De la plupart des poèmes ici groupés. je ne puis rien dire d'autre, sinon que beaucoup m'émerveillent, et que j'en aime profondément quelques-uns (parmi lesquels je citerai en tout premier lieu Tou-Fou). Mais peut-être quelques notes concernant les seuls poèmes dont je connaisse les originaux: (ceux d'Ungaretti) intéresseront-elles les traducteurs.

Il n'était sans doute pas essentiel, mais nullement indifférent pourtant que les poèmes d'Ungaretti, dans le texte qui parut chez Mondadori en 1947, fussent groupés en un certain ordre: une suite de dix-sept petits poèmes. intitulés Giorno per Giorno, refaisait le douloureux chemin du deuil.
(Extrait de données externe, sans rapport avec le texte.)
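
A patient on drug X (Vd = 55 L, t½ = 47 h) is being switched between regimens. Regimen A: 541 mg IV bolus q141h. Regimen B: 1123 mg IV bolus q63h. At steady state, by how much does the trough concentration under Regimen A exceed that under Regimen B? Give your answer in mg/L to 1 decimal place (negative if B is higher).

-11.9 mg/L

Regimen A: f = (1/2)^(141/47) ≈ 0.1250; Cmin,ss = (541/55)·f/(1−f) ≈ 1.405 mg/L.
Regimen B: f = (1/2)^(63/47) ≈ 0.3949; Cmin,ss = (1123/55)·f/(1−f) ≈ 13.325 mg/L.
Difference ≈ 1.405 − 13.325 ≈ -11.920 mg/L.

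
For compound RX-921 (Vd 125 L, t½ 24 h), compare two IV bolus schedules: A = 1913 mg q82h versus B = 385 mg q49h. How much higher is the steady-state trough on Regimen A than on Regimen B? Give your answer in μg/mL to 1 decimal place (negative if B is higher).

0.6 μg/mL

Regimen A: f = (1/2)^(82/24) ≈ 0.0936; Cmin,ss = (1913/125)·f/(1−f) ≈ 1.580 μg/mL.
Regimen B: f = (1/2)^(49/24) ≈ 0.2429; Cmin,ss = (385/125)·f/(1−f) ≈ 0.988 μg/mL.
Difference ≈ 1.580 − 0.988 ≈ 0.592 μg/mL.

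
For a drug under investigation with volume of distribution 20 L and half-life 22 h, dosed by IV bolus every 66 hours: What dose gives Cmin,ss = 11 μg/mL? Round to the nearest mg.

1540 mg

τ/t½ = 66/22 ≈ 3, so f = (1/2)^(66/22) ≈ 0.125000.
Cmin,ss = (D/Vd)·f/(1−f), so D = Cmin,ss·Vd·(1−f)/f.
D = 11 × 20 × (1−f)/f ≈ 11 × 20 × 7.00000 ≈ 1540.00 mg.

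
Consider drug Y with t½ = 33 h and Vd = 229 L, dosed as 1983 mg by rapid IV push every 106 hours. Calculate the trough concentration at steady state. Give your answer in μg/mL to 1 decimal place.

1.0 μg/mL

Over one 106-h interval, 106/33 ≈ 3.2121 half-lives elapse, leaving f ≈ 0.1079 of each dose.
At steady state, accumulation factor R = 1/(1 − e^(−kτ)) ≈ 1.1210.
Each bolus raises the concentration by D/Vd = 1983/229 ≈ 8.659 μg/mL.
Steady-state peak Cmax,ss = C₀·R ≈ 8.659 × 1.1210 ≈ 9.707 μg/mL.
One interval later, Cmin,ss = Cmax,ss·e^(−kτ) ≈ 9.707 × 0.1079 ≈ 1.047 μg/mL.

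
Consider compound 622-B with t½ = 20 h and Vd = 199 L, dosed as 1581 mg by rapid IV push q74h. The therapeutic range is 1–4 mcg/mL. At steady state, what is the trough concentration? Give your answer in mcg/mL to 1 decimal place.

0.7 mcg/mL

τ/t½ = 74/20 ≈ 3.7, so fraction remaining f = (1/2)^(74/20) ≈ 0.0769.
At steady state, accumulation factor R = 1/(1 − e^(−kτ)) ≈ 1.0833.
Each bolus raises the concentration by D/Vd = 1581/199 ≈ 7.945 mcg/mL.
Steady-state peak Cmax,ss = C₀·R ≈ 7.945 × 1.0833 ≈ 8.607 mcg/mL.
Steady-state trough Cmin,ss = Cmax,ss·f ≈ 8.607 × 0.0769 ≈ 0.662 mcg/mL.
Trough 0.7 mcg/mL vs MEC 1 mcg/mL: subtherapeutic.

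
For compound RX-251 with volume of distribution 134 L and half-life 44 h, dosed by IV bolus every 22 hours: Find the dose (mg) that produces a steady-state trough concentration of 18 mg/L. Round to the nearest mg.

999 mg

τ/t½ = 22/44 ≈ 0.5, so f = (1/2)^(22/44) ≈ 0.707107.
Cmin,ss = (D/Vd)·f/(1−f), so D = Cmin,ss·Vd·(1−f)/f.
D = 18 × 134 × (1−f)/f ≈ 18 × 134 × 0.41421 ≈ 999.07 mg.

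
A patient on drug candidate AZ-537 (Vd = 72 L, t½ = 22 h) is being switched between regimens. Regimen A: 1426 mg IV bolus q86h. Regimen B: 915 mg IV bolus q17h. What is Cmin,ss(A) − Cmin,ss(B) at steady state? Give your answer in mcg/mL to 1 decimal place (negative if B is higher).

-16.5 mcg/mL

Regimen A: f = (1/2)^(86/22) ≈ 0.0666; Cmin,ss = (1426/72)·f/(1−f) ≈ 1.413 mcg/mL.
Regimen B: f = (1/2)^(17/22) ≈ 0.5853; Cmin,ss = (915/72)·f/(1−f) ≈ 17.936 mcg/mL.
Difference ≈ 1.413 − 17.936 ≈ -16.523 mcg/mL.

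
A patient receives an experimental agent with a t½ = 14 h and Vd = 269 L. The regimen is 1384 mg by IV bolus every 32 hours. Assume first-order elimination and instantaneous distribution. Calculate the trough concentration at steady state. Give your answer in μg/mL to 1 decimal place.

1.3 μg/mL

τ/t½ = 32/14 ≈ 2.2857, so fraction remaining f = (1/2)^(32/14) ≈ 0.2051.
At steady state, accumulation factor R = 1/(1 − e^(−kτ)) ≈ 1.2580.
Each bolus raises the concentration by D/Vd = 1384/269 ≈ 5.145 μg/mL.
Cmax,ss = C₀/(1 − f) ≈ 5.145/0.7949 ≈ 6.473 μg/mL.
Steady-state trough Cmin,ss = Cmax,ss·f ≈ 6.473 × 0.2051 ≈ 1.328 μg/mL.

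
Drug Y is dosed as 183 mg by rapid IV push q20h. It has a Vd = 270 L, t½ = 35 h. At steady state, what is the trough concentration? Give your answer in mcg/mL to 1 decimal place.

1.4 mcg/mL

τ/t½ = 20/35 ≈ 0.57143, so fraction remaining f = (1/2)^(20/35) ≈ 0.6730.
Accumulation ratio R = 1/(1 − f) ≈ 1/0.3270 ≈ 3.0581.
Each bolus raises the concentration by D/Vd = 183/270 ≈ 0.678 mcg/mL.
Steady-state peak Cmax,ss = C₀·R ≈ 0.678 × 3.0581 ≈ 2.073 mcg/mL.
One interval later, Cmin,ss = Cmax,ss·e^(−kτ) ≈ 2.073 × 0.6730 ≈ 1.395 mcg/mL.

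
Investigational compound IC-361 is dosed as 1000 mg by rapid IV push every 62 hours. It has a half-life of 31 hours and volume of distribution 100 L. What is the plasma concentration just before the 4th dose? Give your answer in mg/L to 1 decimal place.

f = (1/2)^(τ/t½) = (1/2)^(62/31) ≈ 0.2500.
C₀ = D/Vd = 1000/100 ≈ 10.000 mg/L.
Before the 4th dose, 3 doses have been given. Superposition: Cmin = C₀·(f + f² + … + f^3).
≈ 10.000 × (0.2500 + 0.0625 + 0.0156) ≈ 10.000 × 0.3281 ≈ 3.281 mg/L.

3.3 mg/L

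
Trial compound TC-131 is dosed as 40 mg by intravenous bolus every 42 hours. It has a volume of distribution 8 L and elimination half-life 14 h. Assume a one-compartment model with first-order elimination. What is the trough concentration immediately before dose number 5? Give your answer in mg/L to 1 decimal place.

f = (1/2)^(τ/t½) = (1/2)^(42/14) ≈ 0.1250.
C₀ = D/Vd = 40/8 ≈ 5.000 mg/L.
Before the 5th dose, 4 doses have been given. Superposition: Cmin = C₀·(f + f² + … + f^4).
≈ 5.000 × (0.1250 + 0.0156 + 0.0020 + 0.0002) ≈ 5.000 × 0.1428 ≈ 0.714 mg/L.

0.7 mg/L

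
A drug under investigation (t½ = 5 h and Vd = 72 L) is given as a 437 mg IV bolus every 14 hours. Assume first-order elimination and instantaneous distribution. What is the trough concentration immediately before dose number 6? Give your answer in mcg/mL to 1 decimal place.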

Armand Robin n'en a choisi que quelques-uns, j'aurais voulu qu'il les reprît tous, ou qu'il signalât son choix. Mais des détails m'intéressent davantage. Presque toujours, Robin traduit mot pour mot, introduisant de ce fait dans le français, où elles prennent un accent particulier par la surprise, des tournures familières à la langue étrangère; en ce sens, son travail nourrit notre langue et aboutit à un texte français vigoureux, parfois rude, par une littéralité qui est en fait une liberté. Mais qu'il s'écarte de cette littéralité, comme il est parfois nécessaire, un sens aigu de l'efficacité du mot le conduit: ainsi, dans une réussite parfaite comme Le Temps s'est fait muet, au dernier vers.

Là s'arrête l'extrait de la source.